12th Director-General of the GBC
- In office August 2002 – November 2005
- Nominated by: National Media Commission
- President: John Kufuor
- Preceded by: Seth Ago-Adjetey
- Succeeded by: Yaw Owusu Addo (acting)

Personal details
- Born: Eva Naa Merley Lokko
- Died: 6 October 2016 (aged 64)
- Party: Progressive People's Party
- Spouse: Nii K. Bentsi-Enchill
- Children: 2
- Education: Wesley Girls' High School
- Occupation: Civil Servant; Politician;
- Profession: Engineer

= Eva Lokko =

Ghanaian Engineer and Television Executive

Eva Naa Merley Lokko (died 6 October 2016) was a Ghanaian civil servant, engineer and politician. She was the first woman to be chosen as the vice-presidential candidate of the Progressive People's Party (PPP).

She partnered the flagbearer of the PPP, Paa Kwesi Nduom in the 2012 presidential and parliamentary elections. She was also the first female Director General of the Ghana Broadcasting Corporation.

==Early life and education==
Lokko was from a Ga-Adangbe ethnic group. Lokko attended Wesley Girls' High School in Cape Coast, where she was a student athlete and sports captain who competed and won trophies in hurdles, javelin 100-metres, relays and high jump. She was an engineer by profession and held master's degree in Satellite Communications Engineering from the then Soviet Union (USSR) and a master's degree in Intelligent Management Systems, System Analysis and Design from the United Kingdom.

==Working life==
Lokko was the first satellite communications engineer and the first woman engineer to be employed at the Ghana Broadcasting Corporation (GBC) in 1972. She was part of the engineering team that installed and maintained Ghana's first colour television infrastructure in 1985.

She worked in more than forty countries across the world in various capacities.
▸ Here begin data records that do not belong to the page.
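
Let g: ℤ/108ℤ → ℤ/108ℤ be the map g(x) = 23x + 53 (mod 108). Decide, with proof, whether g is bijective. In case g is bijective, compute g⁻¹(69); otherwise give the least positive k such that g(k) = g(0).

104

By definition, g is injective when g(a) = g(b) forces a = b.
If g(a) = g(b), then 23a ≡ 23b (mod 108). Because gcd(23, 108) = 1, we may cancel 23 to get a ≡ b (mod 108).
We now compute 23⁻¹ mod 108 explicitly. Euclid's algorithm: 108 = 4·23 + 16, 23 = 1·16 + 7, 16 = 2·7 + 2, 7 = 3·2 + 1; back-substituting gives 1 = 47·23 − 10·108, so 23⁻¹ ≡ 47 (mod 108).
For any y ∈ ℤ/108ℤ, x = 47(y − 53) mod 108 satisfies g(x) = 23·47(y − 53) + 53 ≡ y (since 23·47 ≡ 1 mod 108). So every y has a preimage.
Hence g is bijective.
Since g is bijective, we find g⁻¹(69): we need 23x ≡ 69 − 53 ≡ 16 (mod 108). Using 23⁻¹ = 47: x ≡ 47·16 = 752 = 6·108 + 104, so x = 104.
Check: g(104) = 23·104 + 53 = 2445 = 22·108 + 69 ≡ 69 (mod 108).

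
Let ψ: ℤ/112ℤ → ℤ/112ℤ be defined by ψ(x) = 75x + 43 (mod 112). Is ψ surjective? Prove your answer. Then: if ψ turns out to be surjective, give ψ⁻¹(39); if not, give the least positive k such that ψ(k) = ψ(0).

100

Since gcd(75, 112) = 1, 75 is invertible modulo 112. Euclid's algorithm: 112 = 1·75 + 37, 75 = 2·37 + 1; back-substituting gives 1 = 3·75 − 2·112, so 75⁻¹ ≡ 3 (mod 112).
Then y ↦ 3(y − 43) is a two-sided inverse to ψ, so every y ∈ ℤ/112ℤ has a preimage.
So ψ is surjective.
Since ψ is surjective, we compute ψ⁻¹(39): solve 75x + 43 ≡ 39 (mod 112), i.e. 75x ≡ 108 (mod 112).
Multiplying by 75⁻¹ = 3 gives x ≡ 3·108 = 324 = 2·112 + 100 ≡ 100 (mod 112).
Check: ψ(100) = 75·100 + 43 = 7543 = 67·112 + 39 ≡ 39 (mod 112).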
She served as regional programmes coordinator of the United Nations Development Programme initiative for Internet development in Africa. She also served with the United Nations for thirteen years and as chair of the UN Federation of International Civil Servants Association and the United Nations Staff Council and as a member of the UNDP News Advisory Board.

In 2002, she was appointed Director-General of the GBC, becoming the first and only woman to hold that position since the corporation was established in 1953. She worked in that role until 2005 when she was replaced by Yaw Owusu Addo.
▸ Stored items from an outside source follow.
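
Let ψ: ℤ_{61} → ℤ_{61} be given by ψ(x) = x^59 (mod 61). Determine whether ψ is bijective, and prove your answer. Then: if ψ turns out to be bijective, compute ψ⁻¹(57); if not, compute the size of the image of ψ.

Since 61 is prime, the nonzero elements of ℤ_{61} form a cyclic group of order 60.
As gcd(59, 60) = 1, raising to the 59th power is a bijection on this group: if u^59 ≡ v^59 then (uv^{−1})^59 = 1, and the only element of order dividing gcd(59, 60) = 1 is 1, so u = v.
With ψ(0) = 0 this makes ψ injective on all of ℤ_{61}, hence bijective (finite equal-size domain and codomain). In particular ψ is bijective.
Since ψ is bijective, we find the preimage of 57. The inverse of x ↦ x^59 on (ℤ_{61})^× is x ↦ x^59, because 59·59 = 3481 = 58·60 + 1 ≡ 1 (mod 60) and x^{60} = 1 for x ≠ 0 (Fermat). So ψ⁻¹(57) = 57^59 mod 61.
Repeated squaring mod 61: 57^1 ≡ 57, 57^2 ≡ 57² = 3249 ≡ 16, 57^4 ≡ 16² = 256 ≡ 12, 57^8 ≡ 12² = 144 ≡ 22, 57^16 ≡ 22² = 484 ≡ 57, 57^32 ≡ 57² = 3249 ≡ 16. Since 59 = 32 + 16 + 8 + 2 + 1, 57^59 ≡ 16·57·22·16·57: 16·57 = 912 ≡ 58, then 58·22 = 1276 ≡ 56, then 56·16 = 896 ≡ 42, then 42·57 = 2394 ≡ 15. So 57^59 ≡ 15 (mod 61).
Hence ψ⁻¹(57) = 15.

15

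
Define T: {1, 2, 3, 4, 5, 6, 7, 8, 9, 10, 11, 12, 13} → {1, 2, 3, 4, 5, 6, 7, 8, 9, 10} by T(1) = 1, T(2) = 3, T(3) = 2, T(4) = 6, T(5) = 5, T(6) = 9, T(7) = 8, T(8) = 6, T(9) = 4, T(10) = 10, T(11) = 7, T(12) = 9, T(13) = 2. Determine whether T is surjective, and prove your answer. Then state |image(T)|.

Every element of the codomain has a preimage: 1 = T(1), 2 = T(3), 3 = T(2), 4 = T(9), 5 = T(5), 6 = T(4), 7 = T(11), 8 = T(7), 9 = T(6), 10 = T(10).
So T is surjective.
The image of T is {1, 2, 3, 4, 5, 6, 7, 8, 9, 10}, which has 10 elements.

10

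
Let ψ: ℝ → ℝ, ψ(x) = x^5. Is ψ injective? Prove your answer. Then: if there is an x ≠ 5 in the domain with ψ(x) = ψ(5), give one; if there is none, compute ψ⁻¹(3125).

On ℝ, x ↦ x^5 is strictly increasing (since 5 is odd), so ψ(s) = ψ(t) forces s = t. Hence ψ is injective.
Since x ↦ x^5 is strictly increasing on ℝ, it is injective there, so no x ≠ 5 in the domain has ψ(x) = ψ(5). We therefore compute ψ⁻¹(3125) = 3125^{1/5} = 5 (indeed 5^5 = 3125).

5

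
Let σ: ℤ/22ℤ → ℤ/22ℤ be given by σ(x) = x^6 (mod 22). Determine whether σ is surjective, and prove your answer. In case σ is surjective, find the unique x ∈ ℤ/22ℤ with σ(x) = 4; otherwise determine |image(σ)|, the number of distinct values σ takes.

12

σ(10): Repeated squaring mod 22: 10^1 ≡ 10, 10^2 ≡ 10² = 100 ≡ 12, 10^4 ≡ 12² = 144 ≡ 12. Since 6 = 4 + 2, 10^6 ≡ 12·12: 12·12 = 144 ≡ 12. So 10^6 ≡ 12 (mod 22).
σ(12): Repeated squaring mod 22: 12^1 ≡ 12, 12^2 ≡ 12² = 144 ≡ 12, 12^4 ≡ 12² = 144 ≡ 12. Since 6 = 4 + 2, 12^6 ≡ 12·12: 12·12 = 144 ≡ 12. So 12^6 ≡ 12 (mod 22).
So σ(10) = σ(12) = 12 while 10 ≠ 12, so σ is not injective.
A non-injective map from the 22-element set ℤ/22ℤ to itself takes at most 21 distinct values, so it cannot be surjective. Thus σ is not surjective.
Since σ is not surjective, we determine |image(σ)|. Computing x^6 mod 22 for each x (by repeated squaring, reducing mod 22 at every step), the values σ(0), σ(1), …, σ(21) are: 0, 1, 20, 3, 4, 5, 16, 15, 14, 9, 12, 11, 12, 9, 14, 15, 16, 5, 4, 3, 20, 1.
The distinct values are {0, 1, 3, 4, 5, 9, 11, 12, 14, 15, 16, 20}; there are 12 of them.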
Lokko was also the chief executive officer of Totally Youth, a non-governmental organization (NGO) based in Accra, Ghana.

She was a member of the Regent University College of Science and Technology council, and after her death the university honored her memory by instituting a scholarship scheme "Eva Lokko Scholarship" for highly capable but needy female students.

== Political career ==

=== Vice presidential bid ===
She was a member of the Progressive People's Party. In the lead up to the 2012 Ghanaian presidential election, she was chosen by the founder and flagbearer of the Progressive People's Party, Paa Kwesi Nduom as his running mate, making her the first woman to be selected as a vice presidential candidate for the party. At the end of the elections the incumbent president, John Dramani Mahama of the National Democratic Congress emerged winner with 5,574,761 votes whilst the PPP placed third with 64,362 votes.

=== Member of parliament bid ===
Ahead of the 2016 elections, Lokko had declared her intention to stand for the parliamentary elections for Klottey Korley Constituency on the ticket of the PPP. Until her death she was billed to compete in a tough contest against Zanetor Agyeman-Rawlings of the National Democratic Congress (NDC), daughter of Jerry Rawlings, and Philip Addison of the New Patriotic Party (NPP). The election was subsequently won by Zanetor Agyeman-Rawlings.

==Religious life==
Eva Lokko was a Christian and a member of the Methodist Church of Ghana. She was a member of the highest decision-making bodies of the church—Conference and Synod. She was also the chairperson of the Youth Advisory Board and served on other committees of the church in various capacities. She also served as the church's National ICT consultant.

==Personal life==
Lokko hailed from the Greater Accra Region of Ghana and was fluent in several local and international languages. She spoke Ga, Twi, English, Russian and French. She was married to Nii K. Bentsi-Enchill and together they had two children.

== Death and burial ==
She died on 6 October 2016 at the age of 64, in the United States of America, where she was receiving treatment after a short battle with ill-health. She was buried on 18 November 2016 at the Osu cemetery after a memorial service was held at the forecourt of the State House. The service was attended by notable politicians and civil servants including the flagbearer of PPP, Paa Kwesi Nduom and his running mate Brigitte Dzogbenuku, Naana Jane Opoku Agyeman the then Minister of Education, Stephen Adei a former rector of the GIMPA and her contenders for the Klottey Korle constituency, Zanetor Agyeman-Rawlings of the NDC, daughter of former president Rawlings and Phillip Addison of the NPP.